By C Y Gopinath

Last week, out of the blue, I was reminded that Jesus did not write the Lord’s Prayer in the way we said it at assembly; and that no one in Jesus’s times, including Jesus, spoke English Religious scholar Neil Douglas-Klotz’s translation of the Lord’s Prayer is hauntingly mystical. Illustration by C Y Gopinath using Midjourney

Father Roman Lewicki always taught us that the right questions mattered more than the right answers. We become better through our questions, he drilled into us. Nothing in life should be deemed unquestionable and beyond challenge. God bless Father Lewicki, I still say, long after I severed ties with the almighty.
Back then, at St Xavier’s High, the Jesuit school that really has been the most formative influence in my life, we didn’t quite know what to do with this gift of unfettered interrogation.
Can we question your religion? we asked the priest tentatively. People don’t like their faith questioned, as far as we knew.
But in Father Lewicki’s world, it was allowed. Nothing, we were told, was sacrosanct to the enquiring mind.
I rubbed my hands like a mud wrestler preparing to engage and asked him why Christianity felt the need for holy ghosts? Wasn’t it enough to say there is a loving god and leave it there? Why did they call wine the blood of Jesus when it was clearly brewed from grapes?
The Jesuit priests always considered each question seriously and answered carefully, using facts, logic, intelligence and kindness. We were allowed to disagree, argue back and defend our assertions. If occasionally we won, the padrés would graciously acknowledge defeat.
This brings me to the prayer all of us, irrespective of religion, were required to say during morning assembly: the Lord’s Prayer. Don’t misunderstand me, please. This was not an attempt to subvert or convert us: it was just a part of the Jesuit school’s Christian culture. I went to school in a different India, one where diverse religions co-existed in peace, without rancour or ill-will. No one, including parents, felt insulted.
As I entered my senior school years, the Lord’s Prayer bothered me more and more, and my conversations with Father Lewicki grew more numerous and lasted longer. The questions I asked him, relating to specific lines, were—Our Father, who art in heaven Why must God have a gender and why must it be male? Did God believe men were superior to women? Could we say Our Mother, who art in heaven?
Also, doesn’t this presume that heaven is a physical place and that God, like any mortal, needs a home? Isn’t god supposed to be everywhere?

Thy kingdom come
Thy will be done
Kingdoms belong to kings and represent property owned. Why bring kings into it when the religion itself was founded by the poorest of human beings, Jesus?
Also, if everything is God’s will, what about my will? Is everything pre-ordained? Do I have a say in my life?

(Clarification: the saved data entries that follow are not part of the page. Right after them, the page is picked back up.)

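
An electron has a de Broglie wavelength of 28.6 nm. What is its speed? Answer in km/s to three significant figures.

p = h/λ = 6.626 × 10⁻³⁴ / 2.860 × 10⁻⁸ = 2.317 × 10⁻²⁶ kg·m/s.
v = p/m = 2.317 × 10⁻²⁶ / 9.109 × 10⁻³¹ = 2.54 × 10⁴ m/s = 25.4 km/s.

v = 25.4 km/s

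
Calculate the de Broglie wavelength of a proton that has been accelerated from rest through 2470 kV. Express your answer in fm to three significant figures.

KE = eV = 1.602 × 10⁻¹⁹ × 2.470 × 10⁶ = 3.957 × 10⁻¹³ J.
p = √(2mKE) = √(2 × 1.673 × 10⁻²⁷ × 3.957 × 10⁻¹³) = 3.639 × 10⁻²⁰ kg·m/s.
λ = h/p = 6.626 × 10⁻³⁴ / 3.639 × 10⁻²⁰ = 1.82 × 10⁻¹⁴ m = 18.2 fm.

λ = 18.2 fm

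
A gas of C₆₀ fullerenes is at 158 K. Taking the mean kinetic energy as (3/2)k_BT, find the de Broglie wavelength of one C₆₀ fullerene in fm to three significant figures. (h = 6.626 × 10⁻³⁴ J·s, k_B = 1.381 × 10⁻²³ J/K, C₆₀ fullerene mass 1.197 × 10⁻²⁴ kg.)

KE = (3/2)k_BT = 1.5 × 1.381 × 10⁻²³ × 158 = 3.273 × 10⁻²¹ J.
p = √(2mKE) = √(2 × 1.197 × 10⁻²⁴ × 3.273 × 10⁻²¹) = 8.852 × 10⁻²³ kg·m/s.
λ = h/p = 7.49 × 10⁻¹² m = 7490 fm.

λ = 7490 fm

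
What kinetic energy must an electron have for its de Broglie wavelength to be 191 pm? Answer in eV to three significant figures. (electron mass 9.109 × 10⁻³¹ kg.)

p = h/λ = 6.626 × 10⁻³⁴ / 1.910 × 10⁻¹⁰ = 3.469 × 10⁻²⁴ kg·m/s.
KE = p²/(2m) = (3.469 × 10⁻²⁴)² / (2 × 9.109 × 10⁻³¹) = 6.606 × 10⁻¹⁸ J = 41.2 eV.

KE = 41.2 eV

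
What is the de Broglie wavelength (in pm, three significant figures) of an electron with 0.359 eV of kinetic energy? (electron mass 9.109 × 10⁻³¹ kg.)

KE = 0.359 eV = 5.751 × 10⁻²⁰ J.
p = √(2mKE) = √(2 × 9.109 × 10⁻³¹ × 5.751 × 10⁻²⁰) = 3.237 × 10⁻²⁵ kg·m/s.
λ = h/p = 6.626 × 10⁻³⁴ / 3.237 × 10⁻²⁵ = 2.05 × 10⁻⁹ m = 2050 pm.

λ = 2050 pm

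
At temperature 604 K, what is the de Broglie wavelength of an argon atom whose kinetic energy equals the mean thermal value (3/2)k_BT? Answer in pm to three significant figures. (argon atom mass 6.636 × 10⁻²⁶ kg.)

KE = (3/2)k_BT = 1.5 × 1.381 × 10⁻²³ × 604 = 1.251 × 10⁻²⁰ J.
p = √(2mKE) = √(2 × 6.636 × 10⁻²⁶ × 1.251 × 10⁻²⁰) = 4.075 × 10⁻²³ kg·m/s.
λ = h/p = 1.63 × 10⁻¹¹ m = 16.3 pm.

λ = 16.3 pm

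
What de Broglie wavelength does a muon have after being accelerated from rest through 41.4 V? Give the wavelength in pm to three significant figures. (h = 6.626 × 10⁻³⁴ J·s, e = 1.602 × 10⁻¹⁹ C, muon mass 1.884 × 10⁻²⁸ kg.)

λ = 13.3 pm

KE = eV = 1.602 × 10⁻¹⁹ × 41.40 = 6.632 × 10⁻¹⁸ J.
p = √(2mKE) = √(2 × 1.884 × 10⁻²⁸ × 6.632 × 10⁻¹⁸) = 4.999 × 10⁻²³ kg·m/s.
λ = h/p = 6.626 × 10⁻³⁴ / 4.999 × 10⁻²³ = 1.33 × 10⁻¹¹ m = 13.3 pm.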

And forgive us our trespasses
Should it be so easy to get away with doing bad things?

And deliver us from evil.
Dividing everything into good and evil sounded a bit black-and-white simplistic to me.
Then school ended, we moved on, and I suppose Father Lewicki moved on too. I forgot about god, and god forgot about me.
Last week, out of the blue, I was reminded that Jesus did not write the Lord’s Prayer in the way we said it at school assembly; and that no one in Jesus’s times, including Jesus, spoke English. Our school prayer was a work of translation from Aramaic, an ancient language no one really understands much any more.
To complicate matters, the original Aramaic text was not available. Everything you read as Christ’s words in the New Testament was translated into Greek from Aramaic by second or third-generation Christians. The English language prayer we were taught had passed through three languages. The translator or translators were unknown, and there was no original document to check against.
I stumbled upon the work of a religious scholar called Neil Douglas-Klotz. In 1994, working on a book called Prayers of the Cosmos, he translated the Lord’s Prayer back into Aramaic from Greek, and then translated it directly into English. The result is a hauntingly mystical and fulfilling prayer that I would teach to any child anywhere. The words in italics are Neil Douglas-Klotz’s translation.

Our Father who art in heaven
O Birther! Father-Mother of the Cosmos, you create all that moves in light.

Hallowed be thy name
Focus your light within us—make it useful: as the rays of a beacon show the way.

Thy kingdom come
Unite our “I can” to yours, so that we walk as kings and queens with every creature.

Thy will be done on earth as it is in heaven
Create in me a divine cooperation—from many selves, one voice, one action.

Give us this day our daily bread
Grant what we need each day in bread and insight.

And forgive us our debts as we forgive our debtors
Forgive our hidden past, the secret shames, as we consistently forgive what others hide.

And lead us not into temptation but deliver us from evil
Deceived neither by the outer nor the inner—free us to walk your path with joy.